The design approach of an enterprise data warehouse (EDW) usually falls into two camps. The Inmon paradigm states that the data warehouse holds all historical information, typically in third-normal form (3NF). Data marts source their information from the data warehouse but store the aggregates in stars. Although slow, its possible to query against the 3NF when an appropriate star is not available. Since its a big task to get the data warehouse in place before the marts can be created, this is considered a top-down approach. But once its in place, is fairly easy to add new stars to access new queries.
The Kimball crowd prefers to define their requirements, then build stars to house all the transactional data as roll-ups and aggregates. This, of course, is based on the premise that retailers are able to proactively and accurately articulate their BI requirements, which will be true for core requirements but false for less obvious, emerging requirements. Since its possible to create lots of independent marts not dependent on a central data warehouse, it is considered a bottom-up approach.

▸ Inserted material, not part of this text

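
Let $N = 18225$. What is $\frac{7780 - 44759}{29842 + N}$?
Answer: $- \frac{36979}{48067} \approx -0.76932$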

As each mart is completed, the business has access to that information. But adding new marts impacts the ETL all the way back the source systems, so that can be time-consuming.
Since its roots are pure technology, Oracle never really had to side with either camp. It just kept adding more and more functionality to the database that benefited both approaches. But now that Oracle is in the applications business, and especially in the industry applications business, many examples of both approaches are found in its products.
So, which approach is best for the retail industry, and if you could buy one off the shelf, where would you place your bet?